C’est à une équation complexe que sont soumis François Hollande et le gouvernement de Jean-Marc Ayrault : comment tenir ses promesses électorales tout en restant dans les clous budgétaires ? D’autant que Bruxelles a rappelé à la France ses obligations en matière de déficit. François Hollande reste inflexible et a redit à son gouvernement qu’il tiendrait toutes ses promesses : retour de la retraite à 60 ans « pour ceux qui ont commencé à travailler tôt », création de 60 000 postes supplémentaires dans l'éducation, de 10 000 dans la police et la justice, ou encore revalorisation de la prime de rentrée scolaire... Tout cela en ramenant le déficit à 3% du PIB dès 2013.

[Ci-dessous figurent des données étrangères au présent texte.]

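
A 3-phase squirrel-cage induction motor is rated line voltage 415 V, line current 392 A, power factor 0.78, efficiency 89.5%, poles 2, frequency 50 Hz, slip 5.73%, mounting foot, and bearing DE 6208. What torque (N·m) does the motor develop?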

Un rapport spécial demandé à la Cour des comptes

Selon nos informations, un rapport spécial a été demandé à la cour des comptes, présidé par l’ancien député socialiste Didier Migaud. Un rapport qui devrait notamment expliquer que la droite a fait plus de dépenses qu’annoncé et a gonflé les prévisions de recettes fiscales. Bref : que les déficits seront plus grands que prévus.
Alors, comment les financer toutes ces promesses ? Par la fiscalité. A savoir par l’impôt. François Hollande a prévenu mardi soir sur France 2 : « Je veux dire aux Français que l’on ne va pas baisser les bras. Qu’il va falloir faire un effort. Que cet effort sera justement réparti. Qu’il y aura des décisions fiscales qui s’adresseront à ceux qui ont le plus. Et donc, nous aurons ces décisions là au mois de juillet et au mois d’août ». S’il n’y aura pas de « big bang fiscal » mais « une progressivité de l’impôt » comme l’a précisé le Premier ministre Jean-Marc Ayrault ce vendredi sur RMC/BFMTV, c’est bien une réforme de leur imposition qui attend les Français.

La hache ou le rabot

Il y a deux écoles au sein du gouvernement, entre les partisans du rabot et ceux de la hache. Le rabot, c’est la poursuite de la diminution des niches fiscales. Elles représentent encore près de 70 milliards d’euros. Les partisans de la hache, ce sont ceux qui veulent aller encore plus loin et appliquer dès le début du quinquennat le prélèvement à la source de l’impôt sur le revenu. Et le transformer ainsi en un impôt indolore prélevé tous les mois sur les salaires. Le rêve de tout ministre de l’économie, comme Pierre Moscovici, qui fait en ce moment du forcing pour obtenir le feu vert du président. Le rêve, car il suffirait ensuite de jouer tous les mois sur le curseur de l’impôt pour faire entrer pratiquement sans douleur des milliards supplémentaires dans les caisses.